Episode Description
Sten interviews Adam Correa, CFP®, Vice President of Financial Planning at LPL, who supports financial planning adoption across a massive advisor network (30,000 advisors, 2,000+ 1:1 engagements, 500+ presentations). Adam shares his unconventional path into financial advice—starting in fintech at eMoney, becoming an advisor, then transitioning into an LPL home office coaching role focused on helping advisors move into a planning-led, fee-for-service model.
Together, they unpack the “head trash” many advisors face about charging for advice, the real reason some advisors outperform (communication + EQ, not just IQ), and why the industry is rapidly shifting away from product-centered value toward holistic, planning-driven client relationships. Adam emphasizes that advisors must self-reflect on their book of business, focus on ideal clients, streamline their planning process, and embrace tools (including AI) to create capacity.
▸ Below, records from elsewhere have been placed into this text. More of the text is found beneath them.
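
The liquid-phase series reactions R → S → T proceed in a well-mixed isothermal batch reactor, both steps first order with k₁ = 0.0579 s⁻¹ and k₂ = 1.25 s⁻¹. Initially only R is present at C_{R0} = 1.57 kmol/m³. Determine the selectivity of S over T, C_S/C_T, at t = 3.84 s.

0.239

The intermediate concentration in a first-order A→B→C sequence is C_S = k₁C_{R0}(e^(−k₁t) − e^(−k₂t))/(k₂−k₁).
e^(−k₁t) = e^(−0.0579×3.84) = e^(−0.2223) = 0.8006; e^(−k₂t) = e^(−4.800) = 0.008230.
C_S = 0.0579×1.57/(1.25−0.0579) × (0.8006−0.008230) = 0.07625×0.7924 = 0.06043 kmol/m³.
C_R = C_{R0}e^(−k₁t) = 1.257 kmol/m³, so C_T = C_{R0}−C_R−C_S = 0.2526 kmol/m³; C_S/C_T = 0.239.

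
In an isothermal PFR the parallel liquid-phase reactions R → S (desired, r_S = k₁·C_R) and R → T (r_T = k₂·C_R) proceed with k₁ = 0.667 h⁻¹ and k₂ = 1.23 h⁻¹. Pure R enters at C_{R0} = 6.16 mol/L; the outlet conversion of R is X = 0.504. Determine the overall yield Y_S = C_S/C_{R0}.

0.177

C_R = C_{R0}(1−X) = 3.055 mol/L.
Both paths are first order in R, so the instantaneous fraction to S is constant: dC_S/d(−C_R) = k₁/(k₁+k₂) = 0.3516.
C_S = 0.3516·(C_{R0}−C_R) = 0.3516×3.105 = 1.09 mol/L.
Y_S = C_S/C_{R0} = 1.092/6.16 = 0.177.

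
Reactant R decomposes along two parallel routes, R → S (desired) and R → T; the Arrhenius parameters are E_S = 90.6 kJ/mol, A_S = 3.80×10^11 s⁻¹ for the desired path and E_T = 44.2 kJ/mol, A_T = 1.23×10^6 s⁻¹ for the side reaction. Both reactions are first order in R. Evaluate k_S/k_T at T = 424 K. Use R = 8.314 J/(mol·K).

Since both paths have the same order in R, the concentration cancels and S_{S/T} = k_S/k_T = (A_S/A_T)·exp[(E_T−E_S)/(RT)].
(E_T−E_S)/(RT) = (44.2−90.6)×10³/(8.314×424) = -46400/3525 = -13.16.
k_S/k_T = (3.80×10^11/1.23×10^6)·exp(-13.16) = 3.089×10^5 × 1.921×10^-6 = 0.594.

0.594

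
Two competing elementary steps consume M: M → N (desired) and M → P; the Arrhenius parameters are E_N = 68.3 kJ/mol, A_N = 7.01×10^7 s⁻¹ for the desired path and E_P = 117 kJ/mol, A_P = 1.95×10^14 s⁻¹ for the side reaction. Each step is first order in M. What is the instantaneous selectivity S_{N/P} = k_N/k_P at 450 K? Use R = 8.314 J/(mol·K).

0.162

With equal orders, S_{N/P} = k_N/k_P = (A_N/A_P)·exp[(E_P−E_N)/(RT)].
(E_P−E_N)/(RT) = (117−68.3)×10³/(8.314×450) = 48700/3741 = 13.02.
k_N/k_P = (7.01×10^7/1.95×10^14)·exp(13.02) = 3.595×10^-7 × 4.499×10^5 = 0.162.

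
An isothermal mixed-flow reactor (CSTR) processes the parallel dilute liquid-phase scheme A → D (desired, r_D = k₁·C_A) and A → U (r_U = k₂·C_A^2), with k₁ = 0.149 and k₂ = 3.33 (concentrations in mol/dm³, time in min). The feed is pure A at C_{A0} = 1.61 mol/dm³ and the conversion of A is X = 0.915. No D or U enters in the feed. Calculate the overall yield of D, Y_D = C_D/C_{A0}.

0.225

Exit C_A = C_{A0}(1−X) = 1.61×0.0850 = 0.1368 mol/dm³.
In a CSTR the entire volume is at exit conditions, so r_D = 0.149×0.1368 = 0.02039 and r_U = 3.33×0.1368^2 = 0.06236.
Fraction of consumed A going to D: r_D/(r_D+r_U) = 0.2464.
C_D = 0.2464·C_{A0}·X = 0.2464×1.61×0.915 = 0.363 mol/dm³; Y_D = C_D/C_{A0} = 0.225.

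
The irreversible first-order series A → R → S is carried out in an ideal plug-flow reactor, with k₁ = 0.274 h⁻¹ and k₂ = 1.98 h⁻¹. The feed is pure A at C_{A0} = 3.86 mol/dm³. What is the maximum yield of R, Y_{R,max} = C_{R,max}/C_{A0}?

For a first-order series the maximum intermediate yield is C_{R,max}/C_{A0} = (k₁/k₂)^[k₂/(k₂−k₁)].
= (0.274/1.98)^(1.98/(1.98−0.274)) = (0.1384)^(1.161) = 0.1007.

0.101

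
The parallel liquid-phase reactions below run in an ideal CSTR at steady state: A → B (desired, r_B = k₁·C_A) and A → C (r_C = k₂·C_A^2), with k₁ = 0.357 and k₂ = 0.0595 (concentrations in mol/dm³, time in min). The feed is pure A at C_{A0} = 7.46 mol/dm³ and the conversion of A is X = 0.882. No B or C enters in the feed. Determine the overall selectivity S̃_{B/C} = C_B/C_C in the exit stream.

6.82

Exit C_A = C_{A0}(1−X) = 7.46×0.118 = 0.8803 mol/dm³.
A CSTR operates uniformly at the exit composition, giving r_B = 0.3143 and r_C = 0.04611 (each k·C_A^n at C_A = 0.8803).
Overall selectivity = C_B/C_C = r_Bτ/(r_Cτ) = r_B/r_C = 6.82.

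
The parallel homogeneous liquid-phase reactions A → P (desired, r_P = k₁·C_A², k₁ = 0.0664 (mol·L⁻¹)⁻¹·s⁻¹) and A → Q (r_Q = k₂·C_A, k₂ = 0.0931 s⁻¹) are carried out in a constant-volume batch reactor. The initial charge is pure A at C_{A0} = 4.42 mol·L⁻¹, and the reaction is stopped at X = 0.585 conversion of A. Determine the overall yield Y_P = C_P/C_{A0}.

0.399

C_A = C_{A0}(1−X) = 1.834 mol·L⁻¹.
Along a PFR/batch, dC_Q/dC_A = −r_Q/(r_P+r_Q) = −k₂/(k₂+k₁·C_A).
Integrating from C_{A0} to C_A: C_Q = (0.0931/0.0664)·ln[(0.0931+0.0664·4.42)/(0.0931+0.0664·1.83)] = 1.402·ln(0.3866/0.2149) = 0.8233 mol·L⁻¹.
Then C_P = (C_{A0}−C_A) − C_Q = 2.586 − 0.8233 = 1.762 mol·L⁻¹.
Y_P = C_P/C_{A0} = 1.762/4.42 = 0.399.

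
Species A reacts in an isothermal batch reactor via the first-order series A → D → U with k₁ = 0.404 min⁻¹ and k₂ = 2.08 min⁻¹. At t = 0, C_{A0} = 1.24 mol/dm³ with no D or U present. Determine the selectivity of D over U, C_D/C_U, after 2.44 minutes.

Solving the coupled first-order balances gives C_D(t) = [k₁/(k₂−k₁)]·C_{A0}·(e^(−k₁t) − e^(−k₂t)).
e^(−k₁t) = e^(−0.404×2.44) = e^(−0.9858) = 0.3732; e^(−k₂t) = e^(−5.075) = 0.006250.
C_D = 0.404×1.24/(2.08−0.404) × (0.3732−0.006250) = 0.2989×0.3669 = 0.1097 mol/dm³.
C_A = C_{A0}e^(−k₁t) = 0.4627 mol/dm³, so C_U = C_{A0}−C_A−C_D = 0.6676 mol/dm³; C_D/C_U = 0.164.

0.164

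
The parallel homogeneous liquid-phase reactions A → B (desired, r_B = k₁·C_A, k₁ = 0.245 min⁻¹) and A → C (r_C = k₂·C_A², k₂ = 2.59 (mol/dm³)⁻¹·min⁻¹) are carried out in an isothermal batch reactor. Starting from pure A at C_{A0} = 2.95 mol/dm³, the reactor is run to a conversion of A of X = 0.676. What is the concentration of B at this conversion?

C_A = C_{A0}(1−X) = 0.9558 mol/dm³.
Along a PFR/batch, dC_B/dC_A = −r_B/(r_B+r_C) = −k₁/(k₁+k₂·C_A).
Integrating from C_{A0} to C_A: C_B = (0.245/2.59)·ln[(0.245+2.59·2.95)/(0.245+2.59·0.956)] = 0.09459·ln(7.886/2.721) = 0.1007 mol/dm³.

0.101 mol/dm³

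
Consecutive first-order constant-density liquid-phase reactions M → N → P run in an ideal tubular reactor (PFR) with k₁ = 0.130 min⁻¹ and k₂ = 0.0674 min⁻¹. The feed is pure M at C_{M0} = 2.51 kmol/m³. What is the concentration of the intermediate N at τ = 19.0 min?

1.01 kmol/m³

The intermediate concentration in a first-order A→B→C sequence is C_N = k₁C_{M0}(e^(−k₁τ) − e^(−k₂τ))/(k₂−k₁).
e^(−k₁τ) = e^(−0.130×19.0) = e^(−2.470) = 0.08458; e^(−k₂τ) = e^(−1.281) = 0.2779.
C_N = 0.130×2.51/(0.0674−0.130) × (0.08458−0.2779) = (-5.212)×(-0.1933) = 1.007 kmol/m³.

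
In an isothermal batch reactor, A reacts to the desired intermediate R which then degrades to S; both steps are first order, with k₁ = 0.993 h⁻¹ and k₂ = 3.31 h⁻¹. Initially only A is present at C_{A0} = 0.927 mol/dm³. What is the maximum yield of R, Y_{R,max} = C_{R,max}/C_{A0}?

0.179

At the optimum, C_{R,max}/C_{A0} = (k₁/k₂)^[k₂/(k₂−k₁)].
= (0.993/3.31)^(3.31/(3.31−0.993)) = (0.3000)^(1.429) = 0.1791.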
Sten reinforces that offering planning as a standalone service creates optionality, improves client trust, increases AUM long-term, and transforms the advisor from a “salesperson” into a “problem solver.”
Key Takeaways
- Financial planning isn’t “one-size-fits-all.”
- Adam emphasizes planning varies by practice and client type—what matters is aligning it with your ideal client and service model.
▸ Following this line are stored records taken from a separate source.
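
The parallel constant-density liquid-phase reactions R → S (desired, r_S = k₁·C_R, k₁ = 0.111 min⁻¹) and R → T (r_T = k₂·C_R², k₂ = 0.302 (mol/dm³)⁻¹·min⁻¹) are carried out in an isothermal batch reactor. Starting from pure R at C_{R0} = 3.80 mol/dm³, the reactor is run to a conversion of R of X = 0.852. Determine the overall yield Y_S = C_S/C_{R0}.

0.145

C_R = C_{R0}(1−X) = 0.5624 mol/dm³.
Along a PFR/batch, dC_S/dC_R = −r_S/(r_S+r_T) = −k₁/(k₁+k₂·C_R).
Integrating from C_{R0} to C_R: C_S = (0.111/0.302)·ln[(0.111+0.302·3.80)/(0.111+0.302·0.562)] = 0.3675·ln(1.259/0.2808) = 0.5513 mol/dm³.
Y_S = C_S/C_{R0} = 0.5513/3.80 = 0.145.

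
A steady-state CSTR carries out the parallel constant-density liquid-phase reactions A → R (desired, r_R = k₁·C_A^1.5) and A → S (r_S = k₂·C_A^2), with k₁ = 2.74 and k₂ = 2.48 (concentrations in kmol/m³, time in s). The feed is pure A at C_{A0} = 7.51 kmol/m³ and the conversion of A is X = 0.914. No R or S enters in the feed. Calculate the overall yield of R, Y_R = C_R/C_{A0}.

0.529

Exit C_A = C_{A0}(1−X) = 7.51×0.0860 = 0.6459 kmol/m³.
In a CSTR the entire volume is at exit conditions, so r_R = 2.74×0.6459^1.5 = 1.422 and r_S = 2.48×0.6459^2 = 1.034.
Fraction of consumed A going to R: r_R/(r_R+r_S) = 0.5789.
C_R = 0.5789·C_{A0}·X = 0.5789×7.51×0.914 = 3.97 kmol/m³; Y_R = C_R/C_{A0} = 0.529.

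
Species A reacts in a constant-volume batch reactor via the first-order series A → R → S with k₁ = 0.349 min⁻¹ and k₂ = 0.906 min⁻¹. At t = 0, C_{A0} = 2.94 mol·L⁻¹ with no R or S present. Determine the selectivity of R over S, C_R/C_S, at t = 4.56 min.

The intermediate concentration in a first-order A→B→C sequence is C_R = k₁C_{A0}(e^(−k₁t) − e^(−k₂t))/(k₂−k₁).
e^(−k₁t) = e^(−0.349×4.56) = e^(−1.591) = 0.2036; e^(−k₂t) = e^(−4.131) = 0.01606.
C_R = 0.349×2.94/(0.906−0.349) × (0.2036−0.01606) = 1.842×0.1876 = 0.3455 mol·L⁻¹.
C_A = C_{A0}e^(−k₁t) = 0.5987 mol·L⁻¹, so C_S = C_{A0}−C_A−C_R = 1.996 mol·L⁻¹; C_R/C_S = 0.173.

0.173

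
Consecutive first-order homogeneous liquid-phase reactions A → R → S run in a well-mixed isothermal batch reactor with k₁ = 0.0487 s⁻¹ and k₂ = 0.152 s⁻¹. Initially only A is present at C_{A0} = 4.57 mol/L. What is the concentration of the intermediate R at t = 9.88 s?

Solving the coupled first-order balances gives C_R(t) = [k₁/(k₂−k₁)]·C_{A0}·(e^(−k₁t) − e^(−k₂t)).
e^(−k₁t) = e^(−0.0487×9.88) = e^(−0.4812) = 0.6181; e^(−k₂t) = e^(−1.502) = 0.2227.
C_R = 0.0487×4.57/(0.152−0.0487) × (0.6181−0.2227) = 2.154×0.3953 = 0.8517 mol/L.

0.852 mol/L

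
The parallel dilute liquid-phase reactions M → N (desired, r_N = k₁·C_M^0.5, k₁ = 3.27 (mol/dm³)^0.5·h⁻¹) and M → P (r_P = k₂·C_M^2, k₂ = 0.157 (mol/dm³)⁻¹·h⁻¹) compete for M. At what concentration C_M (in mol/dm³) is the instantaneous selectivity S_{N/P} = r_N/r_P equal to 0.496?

S_{N/P} = (k₁/k₂)·C_M^-1.5 ⇒ C_M = (S·k₂/k₁)^(1/(-1.5)).
= (0.496×0.157/3.27)^(-0.6667) = (0.02381)^(-0.6667) = 12.1 mol/dm³.

12.1 mol/dm³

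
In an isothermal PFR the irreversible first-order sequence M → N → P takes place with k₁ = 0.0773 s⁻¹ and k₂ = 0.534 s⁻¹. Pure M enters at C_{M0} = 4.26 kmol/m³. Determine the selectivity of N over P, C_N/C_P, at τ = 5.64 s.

0.401

The intermediate concentration in a first-order A→B→C sequence is C_N = k₁C_{M0}(e^(−k₁τ) − e^(−k₂τ))/(k₂−k₁).
e^(−k₁τ) = e^(−0.0773×5.64) = e^(−0.4360) = 0.6466; e^(−k₂τ) = e^(−3.012) = 0.04921.
C_N = 0.0773×4.26/(0.534−0.0773) × (0.6466−0.04921) = 0.7210×0.5974 = 0.4308 kmol/m³.
C_M = C_{M0}e^(−k₁τ) = 2.755 kmol/m³, so C_P = C_{M0}−C_M−C_N = 1.075 kmol/m³; C_N/C_P = 0.401.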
- The best advisors don’t win because they’re the smartest — they win because they communicate best.
- Sten and Adam both agree that communication, storytelling, and client connection are the “10X skill.”
- EQ builds buy-in faster than IQ.
- Advisors can build amazing plans, but if the client doesn’t feel understood, they won’t act.
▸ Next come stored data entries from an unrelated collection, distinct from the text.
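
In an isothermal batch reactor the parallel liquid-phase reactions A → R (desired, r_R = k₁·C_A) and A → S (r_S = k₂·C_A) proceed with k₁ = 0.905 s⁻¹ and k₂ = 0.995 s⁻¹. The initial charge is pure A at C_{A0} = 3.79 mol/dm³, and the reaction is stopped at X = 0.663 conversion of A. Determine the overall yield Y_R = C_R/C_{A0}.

0.316

C_A = C_{A0}(1−X) = 1.277 mol/dm³.
Both paths are first order in A, so the instantaneous fraction to R is constant: dC_R/d(−C_A) = k₁/(k₁+k₂) = 0.4763.
C_R = 0.4763·(C_{A0}−C_A) = 0.4763×2.513 = 1.20 mol/dm³.
Y_R = C_R/C_{A0} = 1.197/3.79 = 0.316.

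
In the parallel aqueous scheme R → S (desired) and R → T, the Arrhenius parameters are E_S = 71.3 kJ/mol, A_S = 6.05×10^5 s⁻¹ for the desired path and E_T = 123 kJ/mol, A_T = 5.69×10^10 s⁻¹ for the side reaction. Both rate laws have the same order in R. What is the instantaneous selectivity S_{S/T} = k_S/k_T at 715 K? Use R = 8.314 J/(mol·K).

Since both paths have the same order in R, the concentration cancels and S_{S/T} = k_S/k_T = (A_S/A_T)·exp[(E_T−E_S)/(RT)].
(E_T−E_S)/(RT) = (123−71.3)×10³/(8.314×715) = 51700/5945 = 8.697.
k_S/k_T = (6.05×10^5/5.69×10^10)·exp(8.697) = 1.063×10^-5 × 5986 = 0.0636.
Since E_S < E_T, lowering the temperature improves selectivity toward S.

0.0636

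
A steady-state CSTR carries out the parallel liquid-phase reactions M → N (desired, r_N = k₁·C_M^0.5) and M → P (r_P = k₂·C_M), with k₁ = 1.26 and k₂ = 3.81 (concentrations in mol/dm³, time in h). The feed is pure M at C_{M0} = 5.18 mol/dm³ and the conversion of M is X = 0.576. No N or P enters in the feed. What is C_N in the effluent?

Exit C_M = C_{M0}(1−X) = 5.18×0.424 = 2.196 mol/dm³.
In a CSTR the entire volume is at exit conditions, so r_N = 1.26×2.196^0.5 = 1.867 and r_P = 3.81×2.196 = 8.368.
Fraction of consumed M going to N: r_N/(r_N+r_P) = 0.1824.
C_N = 0.1824·C_{M0}·X = 0.1824×5.18×0.576 = 0.544 mol/dm³.

0.544 mol/dm³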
- Most advisors are overloaded because they never “self-reflect” as business owners.
- Advisors get stuck serving too many clients, which kills their capacity to deliver real planning.
- You must identify your ideal client—and stop building a random book.
- The old “anyone with a financial pulse” model creates burnout and limits growth.
- Advisors need to stop leading with investment performance conversations.
- Adam suggests “shock therapy”: push the statement aside and ask, “What’s important about money to you?”
- AI won’t replace advisors—but it will replace advisors who don’t evolve.
- Adam explains AI can become a paraplanner-like assistant, freeing time and increasing scale, but the human coaching role remains irreplaceable.
- Fee-for-service planning removes conflict of interest and increases trust.
- Adam highlights a key point: paying directly for advice can feel more objective than “free plans” attached to product incentives.
- Charging planning fees doesn’t cannibalize AUM — it can jumpstart it.
- Adam states LPL data shows active planners grow faster, and planning often leads to larger, stickier relationships.
- Planning-first relationships create better clients and filter out bad ones.
- If someone isn’t responsive during planning, you get paid and you avoid years of headaches.